Долгий день разлился по зарослям теплом. Нежно вечерело. Над землею дремотный покой. И легкие облака, белые, бесконтурные, спешили к далекому горизонту, опережая уставшее солнце.
Подумалось об Илье. Не натворил бы он чего на таборе! В порыве злобы сожжет рацию, палатки, постели, уничтожит продукты и уйдет. От него всего можно ожидать… И я уже не мог освободиться от тревожных мыслей.
– Уже поздно, давай-ка подвигаться к стоянке, – предложил я.
– Пора. У меня в восемнадцать часов связь со штабом, – охотно откликнулся Павел.
Свернули влево от тропки к косогорам, через стланики, овражки, стали спускаться к подножью Ямбуя. Изрядно проголодались, решили у первого же ручейка перекусить. Вот и край зарослей, впереди широкий лог, весь открытый, заросший ягелем, обставленный с боков ельниками. По дну его серебрится ручеек, стекающий к болотам.

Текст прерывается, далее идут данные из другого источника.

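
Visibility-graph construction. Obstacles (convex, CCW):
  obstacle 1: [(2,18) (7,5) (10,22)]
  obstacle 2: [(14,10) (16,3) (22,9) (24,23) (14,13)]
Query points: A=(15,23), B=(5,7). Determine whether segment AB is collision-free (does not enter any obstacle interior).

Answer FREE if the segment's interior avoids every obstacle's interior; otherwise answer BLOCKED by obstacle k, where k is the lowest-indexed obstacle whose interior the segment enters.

BLOCKED by obstacle 1

Obstacle 1 [(2,18) (7,5) (10,22)]:
  edge (2,18)–(7,5): crosses AB
  edge (7,5)–(10,22): crosses AB
  edge (10,22)–(2,18): clear
  → BLOCKED
Obstacle 2 [(14,10) (16,3) (22,9) (24,23) (14,13)]:
  edge (14,10)–(16,3): clear
  edge (16,3)–(22,9): clear
  edge (22,9)–(24,23): clear
  edge (24,23)–(14,13): clear
  edge (14,13)–(14,10): clear
  midpoint (10,15) outside
  → clear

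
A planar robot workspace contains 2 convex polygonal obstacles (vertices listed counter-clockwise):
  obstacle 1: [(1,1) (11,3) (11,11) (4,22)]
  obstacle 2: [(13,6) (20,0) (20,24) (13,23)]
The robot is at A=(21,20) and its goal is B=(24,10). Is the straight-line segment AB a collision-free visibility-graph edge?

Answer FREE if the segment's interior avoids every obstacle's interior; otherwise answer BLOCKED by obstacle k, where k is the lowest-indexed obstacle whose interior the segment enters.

Obstacle 1 [(1,1) (11,3) (11,11) (4,22)]:
  edge (1,1)–(11,3): clear
  edge (11,3)–(11,11): clear
  edge (11,11)–(4,22): clear
  edge (4,22)–(1,1): clear
  midpoint (45/2,15) outside
  → clear
Obstacle 2 [(13,6) (20,0) (20,24) (13,23)]:
  edge (13,6)–(20,0): clear
  edge (20,0)–(20,24): clear
  edge (20,24)–(13,23): clear
  edge (13,23)–(13,6): clear
  midpoint (45/2,15) outside
  → clear

FREE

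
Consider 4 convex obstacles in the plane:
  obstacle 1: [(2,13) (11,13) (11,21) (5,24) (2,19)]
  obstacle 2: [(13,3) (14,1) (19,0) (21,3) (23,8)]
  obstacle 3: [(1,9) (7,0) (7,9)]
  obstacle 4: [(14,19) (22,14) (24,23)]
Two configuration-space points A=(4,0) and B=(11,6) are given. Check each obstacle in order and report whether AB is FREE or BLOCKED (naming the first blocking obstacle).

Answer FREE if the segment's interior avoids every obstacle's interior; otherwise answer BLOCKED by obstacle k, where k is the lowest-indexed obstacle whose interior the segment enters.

BLOCKED by obstacle 3

Obstacle 1 [(2,13) (11,13) (11,21) (5,24) (2,19)]:
  edge (2,13)–(11,13): clear
  edge (11,13)–(11,21): clear
  edge (11,21)–(5,24): clear
  edge (5,24)–(2,19): clear
  edge (2,19)–(2,13): clear
  midpoint (15/2,3) outside
  → clear
Obstacle 2 [(13,3) (14,1) (19,0) (21,3) (23,8)]:
  edge (13,3)–(14,1): clear
  edge (14,1)–(19,0): clear
  edge (19,0)–(21,3): clear
  edge (21,3)–(23,8): clear
  edge (23,8)–(13,3): clear
  midpoint (15/2,3) outside
  → clear
Obstacle 3 [(1,9) (7,0) (7,9)]:
  edge (1,9)–(7,0): crosses AB
  edge (7,0)–(7,9): crosses AB
  edge (7,9)–(1,9): clear
  → BLOCKED
Obstacle 4 [(14,19) (22,14) (24,23)]:
  edge (14,19)–(22,14): clear
  edge (22,14)–(24,23): clear
  edge (24,23)–(14,19): clear
  midpoint (15/2,3) outside
  → clear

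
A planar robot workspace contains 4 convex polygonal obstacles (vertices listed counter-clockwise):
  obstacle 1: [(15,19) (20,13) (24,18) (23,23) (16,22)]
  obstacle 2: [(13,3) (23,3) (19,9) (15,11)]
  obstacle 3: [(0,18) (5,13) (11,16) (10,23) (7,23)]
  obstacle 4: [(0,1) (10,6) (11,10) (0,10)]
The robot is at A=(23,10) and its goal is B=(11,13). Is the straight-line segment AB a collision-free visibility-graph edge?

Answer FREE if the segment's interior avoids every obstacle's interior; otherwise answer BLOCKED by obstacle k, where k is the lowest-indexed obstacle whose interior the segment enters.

FREE

Obstacle 1 [(15,19) (20,13) (24,18) (23,23) (16,22)]:
  edge (15,19)–(20,13): clear
  edge (20,13)–(24,18): clear
  edge (24,18)–(23,23): clear
  edge (23,23)–(16,22): clear
  edge (16,22)–(15,19): clear
  midpoint (17,23/2) outside
  → clear
Obstacle 2 [(13,3) (23,3) (19,9) (15,11)]:
  edge (13,3)–(23,3): clear
  edge (23,3)–(19,9): clear
  edge (19,9)–(15,11): clear
  edge (15,11)–(13,3): clear
  midpoint (17,23/2) outside
  → clear
Obstacle 3 [(0,18) (5,13) (11,16) (10,23) (7,23)]:
  edge (0,18)–(5,13): clear
  edge (5,13)–(11,16): clear
  edge (11,16)–(10,23): clear
  edge (10,23)–(7,23): clear
  edge (7,23)–(0,18): clear
  midpoint (17,23/2) outside
  → clear
Obstacle 4 [(0,1) (10,6) (11,10) (0,10)]:
  edge (0,1)–(10,6): clear
  edge (10,6)–(11,10): clear
  edge (11,10)–(0,10): clear
  edge (0,10)–(0,1): clear
  midpoint (17,23/2) outside
  → clear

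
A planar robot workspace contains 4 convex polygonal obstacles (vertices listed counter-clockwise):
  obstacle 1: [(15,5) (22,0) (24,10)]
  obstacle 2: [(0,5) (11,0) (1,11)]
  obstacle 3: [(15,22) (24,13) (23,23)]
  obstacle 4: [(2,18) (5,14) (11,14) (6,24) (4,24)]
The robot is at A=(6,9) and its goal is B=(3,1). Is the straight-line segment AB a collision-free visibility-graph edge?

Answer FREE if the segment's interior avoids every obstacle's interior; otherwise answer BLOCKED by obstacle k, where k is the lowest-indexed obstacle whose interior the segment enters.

BLOCKED by obstacle 2

Obstacle 1 [(15,5) (22,0) (24,10)]:
  edge (15,5)–(22,0): clear
  edge (22,0)–(24,10): clear
  edge (24,10)–(15,5): clear
  midpoint (9/2,5) outside
  → clear
Obstacle 2 [(0,5) (11,0) (1,11)]:
  edge (0,5)–(11,0): crosses AB
  edge (11,0)–(1,11): crosses AB
  edge (1,11)–(0,5): clear
  → BLOCKED
Obstacle 3 [(15,22) (24,13) (23,23)]:
  edge (15,22)–(24,13): clear
  edge (24,13)–(23,23): clear
  edge (23,23)–(15,22): clear
  midpoint (9/2,5) outside
  → clear
Obstacle 4 [(2,18) (5,14) (11,14) (6,24) (4,24)]:
  edge (2,18)–(5,14): clear
  edge (5,14)–(11,14): clear
  edge (11,14)–(6,24): clear
  edge (6,24)–(4,24): clear
  edge (4,24)–(2,18): clear
  midpoint (9/2,5) outside
  → clear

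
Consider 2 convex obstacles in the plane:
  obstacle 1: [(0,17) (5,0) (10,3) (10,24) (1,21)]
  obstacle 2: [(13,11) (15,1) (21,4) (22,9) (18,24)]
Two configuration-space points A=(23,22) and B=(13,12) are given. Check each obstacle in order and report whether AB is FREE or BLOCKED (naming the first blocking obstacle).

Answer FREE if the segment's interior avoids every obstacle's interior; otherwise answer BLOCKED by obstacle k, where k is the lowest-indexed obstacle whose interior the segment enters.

BLOCKED by obstacle 2

Obstacle 1 [(0,17) (5,0) (10,3) (10,24) (1,21)]:
  edge (0,17)–(5,0): clear
  edge (5,0)–(10,3): clear
  edge (10,3)–(10,24): clear
  edge (10,24)–(1,21): clear
  edge (1,21)–(0,17): clear
  midpoint (18,17) outside
  → clear
Obstacle 2 [(13,11) (15,1) (21,4) (22,9) (18,24)]:
  edge (13,11)–(15,1): clear
  edge (15,1)–(21,4): clear
  edge (21,4)–(22,9): clear
  edge (22,9)–(18,24): crosses AB
  edge (18,24)–(13,11): crosses AB
  → BLOCKED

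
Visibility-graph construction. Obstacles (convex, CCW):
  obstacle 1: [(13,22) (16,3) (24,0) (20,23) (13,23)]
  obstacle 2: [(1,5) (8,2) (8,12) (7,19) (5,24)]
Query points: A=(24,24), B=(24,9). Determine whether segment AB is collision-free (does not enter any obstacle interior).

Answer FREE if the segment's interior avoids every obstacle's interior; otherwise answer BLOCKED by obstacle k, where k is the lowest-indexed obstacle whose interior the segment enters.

Obstacle 1 [(13,22) (16,3) (24,0) (20,23) (13,23)]:
  edge (13,22)–(16,3): clear
  edge (16,3)–(24,0): clear
  edge (24,0)–(20,23): clear
  edge (20,23)–(13,23): clear
  edge (13,23)–(13,22): clear
  midpoint (24,33/2) outside
  → clear
Obstacle 2 [(1,5) (8,2) (8,12) (7,19) (5,24)]:
  edge (1,5)–(8,2): clear
  edge (8,2)–(8,12): clear
  edge (8,12)–(7,19): clear
  edge (7,19)–(5,24): clear
  edge (5,24)–(1,5): clear
  midpoint (24,33/2) outside
  → clear

FREE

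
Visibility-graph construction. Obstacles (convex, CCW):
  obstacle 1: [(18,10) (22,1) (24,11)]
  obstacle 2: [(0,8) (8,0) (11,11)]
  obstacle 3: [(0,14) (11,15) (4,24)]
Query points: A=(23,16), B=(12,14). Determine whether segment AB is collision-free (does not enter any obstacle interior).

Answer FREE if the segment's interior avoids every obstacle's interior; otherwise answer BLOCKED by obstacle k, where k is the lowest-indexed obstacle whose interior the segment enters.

FREE

Obstacle 1 [(18,10) (22,1) (24,11)]:
  edge (18,10)–(22,1): clear
  edge (22,1)–(24,11): clear
  edge (24,11)–(18,10): clear
  midpoint (35/2,15) outside
  → clear
Obstacle 2 [(0,8) (8,0) (11,11)]:
  edge (0,8)–(8,0): clear
  edge (8,0)–(11,11): clear
  edge (11,11)–(0,8): clear
  midpoint (35/2,15) outside
  → clear
Obstacle 3 [(0,14) (11,15) (4,24)]:
  edge (0,14)–(11,15): clear
  edge (11,15)–(4,24): clear
  edge (4,24)–(0,14): clear
  midpoint (35/2,15) outside
  → clear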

С маленького пригорка хорошо была видна равнина, изъеденная озерами, как оспой, и прикрытая лоскутами зеленой тайги. Павел ушел с котелком к ручью за водою, а я, сбросив котомку, стал осматривать местность.
– Чайку вскипятим или закусим и запьем холодной водою? – спросил Павел, ставя котелок на камень и присаживаясь ко мне.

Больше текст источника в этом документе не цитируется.